July 21, 2016
Good leadership is something all school administrators aspire to. It is something that takes years of study, years of practice and years of growth, assessment, re-growth. So how can a blog post help improve leadership skills? In the same way mantras reinforce what we already know, an article on leadership reminds us of why and how good leadership is so important to us as educators. As we prepare for a new school year, there’s no better time to recommit and refocus our goal for effective leadership that inspires our school.
Effective leadership is easy to talk about — just do a quick search for inspirational posters! — and of course, it is a difficult and lifelong task to accomplish. We talk to a lot of great leaders on our podcast and they often emphasize the importance of continued learning, continued inspiration and continued growth. To that end, we’ve compiled some of our favorite tips from these leaders and our own experience to help reframe your leadership goals for this coming year.

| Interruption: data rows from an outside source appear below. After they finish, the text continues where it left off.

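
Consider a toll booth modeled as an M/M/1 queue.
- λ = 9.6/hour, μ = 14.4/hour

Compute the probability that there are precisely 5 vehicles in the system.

ρ = λ/μ = 9.6/14.4 = 0.6667
P(n) = (1-ρ)ρⁿ
P(5) = (1-0.6667) × 0.6667^5
P(5) = 0.3333 × 0.1317
P(5) = 0.04390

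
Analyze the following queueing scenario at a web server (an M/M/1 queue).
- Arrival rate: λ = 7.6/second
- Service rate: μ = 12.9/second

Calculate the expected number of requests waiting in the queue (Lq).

ρ = λ/μ = 7.6/12.9 = 0.5891
For M/M/1: Lq = λ²/(μ(μ-λ))
Lq = 57.76/(12.9 × 5.30)
Lq = 0.8448 requests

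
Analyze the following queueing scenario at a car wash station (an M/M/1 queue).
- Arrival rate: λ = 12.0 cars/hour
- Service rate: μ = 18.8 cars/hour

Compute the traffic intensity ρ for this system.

Server utilization: ρ = λ/μ
ρ = 12.0/18.8 = 0.6383
The server is busy 63.83% of the time.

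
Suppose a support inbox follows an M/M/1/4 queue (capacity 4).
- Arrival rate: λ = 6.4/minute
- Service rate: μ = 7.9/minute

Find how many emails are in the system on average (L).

ρ = λ/μ = 6.4/7.9 = 0.81013
P₀ = (1-ρ)/(1-ρ^(K+1)) = (1-0.81013)/(1-0.81013^5) = 0.18987/0.65104 = 0.2916
P_K = P₀×ρ^K = 0.2916 × 0.81013^4 = 0.2916 × 0.4307 = 0.1256
L = ρ[1 - (K+1)ρ^K + Kρ^(K+1)] / [(1-ρ)(1-ρ^(K+1))]
L = 0.81013 × (1 - 5×0.4307436 + 4×0.3489583) / ((1 - 0.81013) × (1 - 0.3489583)) = 1.5868 emails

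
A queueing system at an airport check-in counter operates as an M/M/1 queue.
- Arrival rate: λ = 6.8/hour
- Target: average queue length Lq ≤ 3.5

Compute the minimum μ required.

For M/M/1: Lq = λ²/(μ(μ-λ))
Need Lq ≤ 3.5, i.e. μ(μ-λ) ≥ λ²/3.5
μ² - 6.8μ - 46.24/3.5 ≥ 0  →  μ² - 6.8μ - 13.21143 ≥ 0
Quadratic formula (positive root): μ = [λ + √(λ² + 4×13.21143)]/2
Discriminant: 46.24 + 4×13.21143 = 99.0857, √99.0857 = 9.9542
μ ≥ (6.8 + 9.9542)/2 = 8.3771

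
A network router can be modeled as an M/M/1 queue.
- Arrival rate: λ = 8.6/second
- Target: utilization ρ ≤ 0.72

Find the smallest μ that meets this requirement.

ρ = λ/μ, so μ = λ/ρ
μ ≥ 8.6/0.72 = 11.9444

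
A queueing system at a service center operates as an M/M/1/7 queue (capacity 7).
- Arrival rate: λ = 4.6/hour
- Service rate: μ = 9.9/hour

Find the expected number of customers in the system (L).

ρ = λ/μ = 4.6/9.9 = 0.46465
P₀ = (1-ρ)/(1-ρ^(K+1)) = (1-0.46465)/(1-0.46465^8) = 0.5353/0.9978 = 0.5365
P_K = P₀×ρ^K = 0.5365 × 0.46465^7 = 0.5365 × 0.004676 = 0.002509
L = ρ[1 - (K+1)ρ^K + Kρ^(K+1)] / [(1-ρ)(1-ρ^(K+1))]
L = 0.46465 × (1 - 8×0.004676 + 7×0.002173) / ((1 - 0.46465) × (1 - 0.002173)) = 0.8505 customers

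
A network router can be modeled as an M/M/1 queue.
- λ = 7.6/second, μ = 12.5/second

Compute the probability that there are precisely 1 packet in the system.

ρ = λ/μ = 7.6/12.5 = 0.6080
P(n) = (1-ρ)ρⁿ
P(1) = (1-0.6080) × 0.6080^1
P(1) = 0.3920 × 0.6080
P(1) = 0.2383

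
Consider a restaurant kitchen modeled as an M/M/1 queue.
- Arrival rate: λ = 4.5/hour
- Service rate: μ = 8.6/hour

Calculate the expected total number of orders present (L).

ρ = λ/μ = 4.5/8.6 = 0.5233
For M/M/1: L = λ/(μ-λ)
L = 4.5/(8.6-4.5) = 4.5/4.10
L = 1.0976 orders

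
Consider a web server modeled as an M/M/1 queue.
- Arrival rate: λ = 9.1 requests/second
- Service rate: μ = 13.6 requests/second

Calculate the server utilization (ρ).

Server utilization: ρ = λ/μ
ρ = 9.1/13.6 = 0.6691
The server is busy 66.91% of the time.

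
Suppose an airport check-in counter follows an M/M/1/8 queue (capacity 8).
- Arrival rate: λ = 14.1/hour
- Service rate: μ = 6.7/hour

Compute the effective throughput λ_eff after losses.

ρ = λ/μ = 14.1/6.7 = 2.1045
P₀ = (1-ρ)/(1-ρ^(K+1)) = (1-2.1045)/(1-2.1045^9) = -1.1045/-808.7303 = 0.001366
P_K = P₀×ρ^K = 0.0013657 × 2.1045^8 = 0.0013657 × 384.7614 = 0.5255
λ_eff = λ(1-P_K) = 14.1 × (1 - 0.525472) = 14.1 × 0.474528 = 6.6908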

7 Tips for School Leaders to Inspire Your Staff, Teachers and Community and Foster a Community of Collaboration
1. Establish Clear Priorities
There is always a long list of tasks that “must” be done. But having 2-3 clear goals that always take priority will insure that your team stays on target and works from your mission rather than a “pesky to do list.”
2. Find out what your staff needs from you
What information is needed to convey your key messages? What support and resources can you provide to make their work easier and more efficient?

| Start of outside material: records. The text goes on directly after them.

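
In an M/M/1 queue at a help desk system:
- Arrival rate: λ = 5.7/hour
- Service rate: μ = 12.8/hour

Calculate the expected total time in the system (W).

First, compute utilization: ρ = λ/μ = 5.7/12.8 = 0.4453
For M/M/1: W = 1/(μ-λ)
W = 1/(12.8-5.7) = 1/7.10
W = 0.1408 hours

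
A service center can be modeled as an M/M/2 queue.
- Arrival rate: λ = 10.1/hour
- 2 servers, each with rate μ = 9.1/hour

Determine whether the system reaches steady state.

Stability requires ρ = λ/(cμ) < 1
ρ = 10.1/(2 × 9.1) = 10.1/18.20 = 0.5549
Since 0.5549 < 1, the system is STABLE.
The servers are busy 55.49% of the time.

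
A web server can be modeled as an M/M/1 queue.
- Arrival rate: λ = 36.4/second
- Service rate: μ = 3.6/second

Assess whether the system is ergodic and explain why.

Stability requires ρ = λ/(cμ) < 1
ρ = 36.4/(1 × 3.6) = 36.4/3.60 = 10.1111
Since 10.1111 ≥ 1, the system is UNSTABLE.
Queue grows without bound. Need μ > λ = 36.4.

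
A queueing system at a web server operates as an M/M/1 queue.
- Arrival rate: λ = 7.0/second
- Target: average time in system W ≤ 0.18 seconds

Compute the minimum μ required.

For M/M/1: W = 1/(μ-λ)
Need W ≤ 0.18, so 1/(μ-λ) ≤ 0.18
μ - λ ≥ 1/0.18 = 5.5556
μ ≥ 7.0 + 5.5556 = 12.5556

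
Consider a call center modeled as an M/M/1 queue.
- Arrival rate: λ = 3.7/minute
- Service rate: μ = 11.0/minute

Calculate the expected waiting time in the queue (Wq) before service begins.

First, compute utilization: ρ = λ/μ = 3.7/11.0 = 0.3364
For M/M/1: Wq = λ/(μ(μ-λ))
Wq = 3.7/(11.0 × (11.0-3.7))
Wq = 3.7/(11.0 × 7.30)
Wq = 0.04608 minutes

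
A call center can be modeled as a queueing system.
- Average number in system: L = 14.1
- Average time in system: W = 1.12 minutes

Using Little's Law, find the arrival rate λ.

Little's Law: L = λW, so λ = L/W
λ = 14.1/1.12 = 12.5893 calls/minute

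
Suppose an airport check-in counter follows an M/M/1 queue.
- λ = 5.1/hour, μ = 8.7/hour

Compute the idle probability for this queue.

ρ = λ/μ = 5.1/8.7 = 0.5862
P(0) = 1 - ρ = 1 - 0.5862 = 0.4138
The server is idle 41.38% of the time.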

3. Admit when you don’t have the answer
Your team already knows what you do and don’t know. Pretending will only undermine your authority. Use these moments as a chance to grow as a team and to demonstrate effective problem solving.
4. Ask a lot of questions
Invite feedback. Sometimes you will learn something surprising! And all of the time, you will ensure that your staff knows you are invested in teamwork and collaboration. Ask for help brainstorming solutions to problems but also ask questions to gauge the emotions of your staff. How are you? Are you happy? How do you think this school year is going? What do you want to accomplish this year?
5. Be accessible
This should be applied in 2 ways — make sure to block out time in your schedule NOW before it fills up to receive walk-ins and to respond to emails and tweets. In addition, consciously commit to having an open and receptive personality for new ideas, questions and concerns. In today’s all-access mobile society, the barrage of voicemails, emails and tweets can turn into white noise. Make sure your staff knows that you are listening and that you will respond.

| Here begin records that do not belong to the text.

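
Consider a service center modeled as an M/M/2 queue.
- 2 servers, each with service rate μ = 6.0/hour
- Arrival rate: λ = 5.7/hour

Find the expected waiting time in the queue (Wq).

Traffic intensity: ρ = λ/(cμ) = 5.7/(2×6.0) = 0.4750
Since ρ = 0.4750 < 1, system is stable.
Offered load a = λ/μ = cρ = 5.7/6.0 = 0.9500
P₀ = [ Σₙ₌₀^1 aⁿ/n! + a^2/(2!(1-ρ)) ]⁻¹
Σ = a^0/0! + a^1/1! = 1.0000 + 0.9500 = 1.9500
a^2/(2!(1-ρ)) = 0.9025/(2 × 0.5250) = 0.8595
P₀ = 1/(1.9500 + 0.8595) = 0.3559
Lq = P₀·a^2·ρ / (2!(1-ρ)²) = 0.3559 × 0.9025 × 0.4750 / (2 × 0.2756) = 0.2768
Wq = Lq/λ = 0.2768/5.7 = 0.04856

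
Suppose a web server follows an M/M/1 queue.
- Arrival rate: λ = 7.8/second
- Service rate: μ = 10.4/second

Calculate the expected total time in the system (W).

First, compute utilization: ρ = λ/μ = 7.8/10.4 = 0.7500
For M/M/1: W = 1/(μ-λ)
W = 1/(10.4-7.8) = 1/2.60
W = 0.3846 seconds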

6. Acknowledge contributions in the process, not just in the success
Especially when you are working towards long term goals, there are dozens of mini-successes that should be celebrated and mini-setbacks that need encouragement. Spontaneous acknowledgement of hard and creative work by individuals on your staff will go a long way to sustaining morale.
7. Tell Your Story
Why are you in education? Why are you a leader? Why are you committed to your school? Tell this story again and again through any public address, of course, but also in social media and in your day to day actions. Inspire through example and you’ll be amazed at how your staff inspires you.